The billboard is a project by Dr Chan Chee Seng, a lecturer and researcher in artificial intelligence at the University of Malaya, in collaboration with two of his PhD students. Dr Chan, who is also a speaker at this TEDx event, explained that the idea was to implement their research in a commercial application. At the core of this billboard is a facial recognition software which would analyse facial features to identify the viewer; it would then be able to display targeted advertisements catered for that person. For example, if the software managed to detect a person wearing glasses, the next advertisement would most likely be from RayBan.
Dr Chan elaborated on how this technological application would be useful in advertising, as it would be able to compile a statistics of actual viewers with key information, such as age and gender. This would give advertisers more accurate data, helping them to produce effective advertisements for their targeted demographics. Additionally, automated facial recognition could also be applied in the transaction process as a more secure and convenient replacement for debit cards. Other possible applications include using faces to enter guarded premises, and even as a way to quickly identify wanted fugitives or criminals.

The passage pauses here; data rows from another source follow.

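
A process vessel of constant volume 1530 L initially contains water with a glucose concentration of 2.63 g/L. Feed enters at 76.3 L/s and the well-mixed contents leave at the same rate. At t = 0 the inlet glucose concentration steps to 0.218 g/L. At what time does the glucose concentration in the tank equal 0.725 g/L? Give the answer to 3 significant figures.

Species balance on the tank: V dC/dt = Q(C_in − C), so τ = V/Q = 20.052 s.
C(t) = C_in + (C₀ − C_in) e^(−t/τ). Set C = 0.725 and solve for t:
e^(−t/τ) = (C − C_in)/(C₀ − C_in) = (0.725 − 0.218)/(2.63 − 0.218) = 0.21020
t = −τ ln(…) = 20.052 × 1.5597 = 31.276 s.

31.3 s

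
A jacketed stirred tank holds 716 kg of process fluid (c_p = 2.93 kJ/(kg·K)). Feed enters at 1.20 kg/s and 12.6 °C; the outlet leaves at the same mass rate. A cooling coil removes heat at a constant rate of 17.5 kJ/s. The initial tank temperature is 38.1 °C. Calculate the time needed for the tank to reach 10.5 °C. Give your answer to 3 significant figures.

1410 s

M c_p dT/dt = ṁ c_p (T_in − T) − Q̇.
τ = M/ṁ = 596.67 s; T_ss = T_in − Q̇/(ṁ c_p) = 7.6228 °C.
T(t) = T_ss + (T₀ − T_ss) e^(−t/τ). Set T = 10.5:
e^(−t/τ) = (10.5 − 7.6228)/(38.1 − 7.6228) = 0.094406
t = −596.67 · ln(0.094406) = 1408.2 s.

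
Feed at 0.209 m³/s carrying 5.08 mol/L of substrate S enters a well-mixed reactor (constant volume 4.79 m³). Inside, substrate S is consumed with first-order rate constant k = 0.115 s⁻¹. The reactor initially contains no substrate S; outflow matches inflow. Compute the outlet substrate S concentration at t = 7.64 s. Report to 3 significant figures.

0.981 mol/L

V dC/dt = Q(C_in − C) − k V C.
dC/dt = (Q/V) C_in − (Q/V + k) C; effective rate a = Q/V + k = 0.043633 + 0.115 = 0.15863 s⁻¹.
C_ss = Q C_in/(Q + kV) = 1.3973 mol/L; C(t) = C_ss + (C₀ − C_ss) e^(−a t).
C(7.64) = 1.3973 + (-1.3973)·e^(−0.15863·7.64) = 1.3973 + (-1.3973)·0.29762 = 0.98142 mol/L.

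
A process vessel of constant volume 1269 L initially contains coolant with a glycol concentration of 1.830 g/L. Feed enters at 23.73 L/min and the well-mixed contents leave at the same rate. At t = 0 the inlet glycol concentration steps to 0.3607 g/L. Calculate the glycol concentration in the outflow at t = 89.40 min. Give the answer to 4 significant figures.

0.6368 g/L

Transient balance on the dissolved component: V dC/dt = Q(C_in − C).
Time constant τ = V/Q = 1269/23.73 = 53.4766 min.
C approaches C_in exponentially: C(t) = C_in + (C₀ − C_in) e^(−t/τ).
C(89.40) = 0.3607 + (1.830 − 0.3607)·e^(−89.40/53.4766) = 0.3607 + (1.46930)·0.187916 = 0.636805 g/L.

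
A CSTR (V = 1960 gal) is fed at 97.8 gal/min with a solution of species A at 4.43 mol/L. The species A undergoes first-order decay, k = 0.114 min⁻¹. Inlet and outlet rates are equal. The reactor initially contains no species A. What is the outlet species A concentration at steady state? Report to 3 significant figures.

1.35 mol/L

Species balance: V dC/dt = Q C_in − Q C − k V C.
At steady state: 0 = Q C_in − (Q + kV) C_ss, so C_ss = Q C_in/(Q + kV).
C_ss = 97.8·4.43/(97.8 + 0.114·1960) = 433.25/321.24 = 1.3487 mol/L.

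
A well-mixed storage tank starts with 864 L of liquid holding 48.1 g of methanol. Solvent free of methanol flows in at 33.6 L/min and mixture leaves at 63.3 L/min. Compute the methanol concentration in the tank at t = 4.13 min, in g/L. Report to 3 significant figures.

0.0468 g/L

Total volume: dV/dt = Q_in − Q_out = -29.700 L/min, so V(t) = 864 − 29.700 t and V(4.13) = 741.34 L.
Species balance (pure solvent in): dm/dt = −Q_out · m/V(t).
dm/m = −Q_out dt/(V₀ − 29.700 t); integrating gives ln(m/m₀) = −(Q_out/(Q_in−Q_out)) ln(V/V₀).
m = m₀ (V₀/V)^(Q_out/(Q_in−Q_out)) = 48.1 × (864/741.34)^(-2.1313) = 34.707 g.
C = m/V = 34.707/741.34 = 0.046817 g/L.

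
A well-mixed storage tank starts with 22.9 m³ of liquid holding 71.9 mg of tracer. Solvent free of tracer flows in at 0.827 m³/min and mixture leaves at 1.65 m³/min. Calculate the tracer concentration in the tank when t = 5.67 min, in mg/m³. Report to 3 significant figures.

2.50 mg/m³

Total volume: dV/dt = Q_in − Q_out = -0.82300 m³/min, so V(t) = 22.9 − 0.82300 t and V(5.67) = 18.234 m³.
Solute balance: dm/dt = 0 − Q_out C = −Q_out m/V(t).
dm/m = −Q_out dt/(V₀ − 0.82300 t); integrating gives ln(m/m₀) = −(Q_out/(Q_in−Q_out)) ln(V/V₀).
m = m₀ (V₀/V)^(Q_out/(Q_in−Q_out)) = 71.9 × (22.9/18.234)^(-2.0049) = 45.532 mg.
C = m/V = 45.532/18.234 = 2.4972 mg/m³.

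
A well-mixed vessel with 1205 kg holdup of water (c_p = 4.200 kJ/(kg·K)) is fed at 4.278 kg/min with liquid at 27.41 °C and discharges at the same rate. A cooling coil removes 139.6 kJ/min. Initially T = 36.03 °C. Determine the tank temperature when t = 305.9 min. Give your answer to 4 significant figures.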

Nevertheless, being an automated system that scans faces without asking for permission, would this kind of application raise any ethical issues about interfering with privacy? Pertaining to this, Dr Chan explained that the team had thought through this, which was why none of the photos taken would be saved. He added that technology itself is harmless but it is the underlying nature of some people that would use AI in undesired means.
As for the perceived “attractiveness” and “happiness” estimation, Dr Chan said that while it began as a joke, they did create a benchmark using photos of celebrities and Miss Universes to generate the numbers. Of course, while beauty and happiness is subjective, the main objective is merely for entertainment purposes – to get people to try and have a laugh. After all, who wouldn’t want to know which celebrity we look like?